Unlike his angry departure from Harvard in 2002, when he returned to Princeton after teaching here from 1988 to 1994, there is no ill will this time. President Shirley Tilghman said she hopes he will visit campus often.
 
“Princeton has greatly benefitted from Cornel’s teaching and his active participation in the intellectual life of our campus,” she said. ”He has helped Princeton create one of the world’s leading centers for African American studies, and we hope that as an emeritus member of our faculty he will return to campus whenever he can. We wish him every success as he now returns to Union where he first served as a faculty member.”

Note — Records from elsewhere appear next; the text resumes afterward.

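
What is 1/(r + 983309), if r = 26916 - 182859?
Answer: 1/827366 ≈ 1.2087e-6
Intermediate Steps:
r = -155943
1/(r + 983309) = 1/(-155943 + 983309) = 1/827366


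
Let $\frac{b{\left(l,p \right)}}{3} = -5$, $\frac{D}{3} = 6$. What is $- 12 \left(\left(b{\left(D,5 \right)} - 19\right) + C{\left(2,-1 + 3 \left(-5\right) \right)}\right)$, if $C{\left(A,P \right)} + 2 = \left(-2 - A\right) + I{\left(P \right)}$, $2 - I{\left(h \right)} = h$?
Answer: $264$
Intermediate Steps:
$I{\left(h \right)} = 2 - h$
$D = 18$ ($D = 3 \cdot 6 = 18$)
$b{\left(l,p \right)} = -15$ ($b{\left(l,p \right)} = 3 \left(-5\right) = -15$)
$C{\left(A,P \right)} = -2 - A - P$ ($C{\left(A,P \right)} = -2 - \left(A + P\right) = -2 - A - P$)
$- 12 \left(\left(b{\left(D,5 \right)} - 19\right) + C{\left(2,-1 + 3 \left(-5\right) \right)}\right) = - 12 \left(\left(-15 - 19\right) - \left(3 - 15\right)\right) = - 12 \left(\left(-15 - 19\right) - -12\right) = - 12 \left(-34 - -12\right) = - 12 \left(-34 + 12\right) = \left(-12\right) \left(-22\right) = 264$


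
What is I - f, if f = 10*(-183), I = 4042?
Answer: 5872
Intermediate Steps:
f = -1830
I - f = 4042 - 1*(-1830) = 4042 + 1830 = 5872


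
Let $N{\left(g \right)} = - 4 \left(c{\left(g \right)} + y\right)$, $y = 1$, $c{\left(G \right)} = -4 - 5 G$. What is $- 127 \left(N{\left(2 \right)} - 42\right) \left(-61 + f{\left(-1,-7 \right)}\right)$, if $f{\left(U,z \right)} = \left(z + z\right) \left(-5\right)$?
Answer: $-11430$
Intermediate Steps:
$f{\left(U,z \right)} = - 10 z$ ($f{\left(U,z \right)} = 2 z \left(-5\right) = - 10 z$)
$N{\left(g \right)} = 12 + 20 g$ ($N{\left(g \right)} = - 4 \left(\left(-4 - 5 g\right) + 1\right) = - 4 \left(-3 - 5 g\right) = 12 + 20 g$)
$- 127 \left(N{\left(2 \right)} - 42\right) \left(-61 + f{\left(-1,-7 \right)}\right) = - 127 \left(\left(12 + 20 \cdot 2\right) - 42\right) \left(-61 - -70\right) = - 127 \left(\left(12 + 40\right) - 42\right) \left(-61 + 70\right) = - 127 \left(52 - 42\right) 9 = - 127 \cdot 10 \cdot 9 = \left(-127\right) 90 = -11430$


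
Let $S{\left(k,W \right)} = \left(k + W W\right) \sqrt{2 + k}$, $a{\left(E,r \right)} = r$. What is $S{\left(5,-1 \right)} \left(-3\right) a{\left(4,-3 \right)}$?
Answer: $54 \sqrt{7} \approx 142.87$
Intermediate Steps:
$S{\left(k,W \right)} = \sqrt{2 + k} \left(k + W^{2}\right)$ ($S{\left(k,W \right)} = \left(k + W^{2}\right) \sqrt{2 + k} = \sqrt{2 + k} \left(k + W^{2}\right)$)
$S{\left(5,-1 \right)} \left(-3\right) a{\left(4,-3 \right)} = \sqrt{2 + 5} \left(5 + \left(-1\right)^{2}\right) \left(-3\right) \left(-3\right) = \sqrt{7} \left(5 + 1\right) \left(-3\right) \left(-3\right) = \sqrt{7} \cdot 6 \left(-3\right) \left(-3\right) = 6 \sqrt{7} \left(-3\right) \left(-3\right) = - 18 \sqrt{7} \left(-3\right) = 54 \sqrt{7}$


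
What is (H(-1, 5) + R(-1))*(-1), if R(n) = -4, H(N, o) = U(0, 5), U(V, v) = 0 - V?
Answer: 4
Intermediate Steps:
U(V, v) = -V
H(N, o) = 0 (H(N, o) = -1*0 = 0)
(H(-1, 5) + R(-1))*(-1) = (0 - 4)*(-1) = -4*(-1) = 4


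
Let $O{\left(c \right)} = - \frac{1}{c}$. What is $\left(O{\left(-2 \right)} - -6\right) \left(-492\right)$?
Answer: $-3198$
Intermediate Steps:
$\left(O{\left(-2 \right)} - -6\right) \left(-492\right) = \left(- \frac{1}{-2} - -6\right) \left(-492\right) = \left(\left(-1\right) \left(- \frac{1}{2}\right) + 6\right) \left(-492\right) = \left(\frac{1}{2} + 6\right) \left(-492\right) = \frac{13}{2} \left(-492\right) = -3198$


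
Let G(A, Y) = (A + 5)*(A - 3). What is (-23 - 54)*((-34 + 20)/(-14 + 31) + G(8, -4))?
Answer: -84007/17 ≈ -4941.6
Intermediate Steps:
G(A, Y) = (-3 + A)*(5 + A) (G(A, Y) = (5 + A)*(-3 + A) = (-3 + A)*(5 + A))
(-23 - 54)*((-34 + 20)/(-14 + 31) + G(8, -4)) = (-23 - 54)*((-34 + 20)/(-14 + 31) + (-15 + 8² + 2*8)) = -77*(-14/17 + (-15 + 64 + 16)) = -77*(-14*1/17 + 65) = -77*(-14/17 + 65) = -77*1091/17 = -84007/17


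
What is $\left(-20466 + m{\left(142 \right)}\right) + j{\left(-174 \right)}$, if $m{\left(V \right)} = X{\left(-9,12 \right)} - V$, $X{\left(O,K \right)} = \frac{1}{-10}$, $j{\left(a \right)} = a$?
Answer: $- \frac{207821}{10} \approx -20782.0$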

                                                                                                         
West has also been on the faculty at Yale and the University of Paris. He has written 19 books, including Race Matters and the memoir Brother West: Living and Loving Out Loud. He is also known for his spoken word, hip-hop CDs.  
 
West’s recent criticism of President Barack Obama, whom he accused of catering to “Wall Street oligarchs,” has garnered press attention, as have his recent arrests at protests stemming from the Occupy Wall Street movement.
 
In the classroom, West is known for grappling with issues like truth and justice, and for lacing discussions of Plato and Socrates with references to jazz and stand-up comedy.
 
“Cornel models an excitement around the life of the mind that is just infectious,” Glaude said. “He engages ideas in a way that I can’t put in words. I was one of his students, and he modeled for me what it means to be excited about ideas.”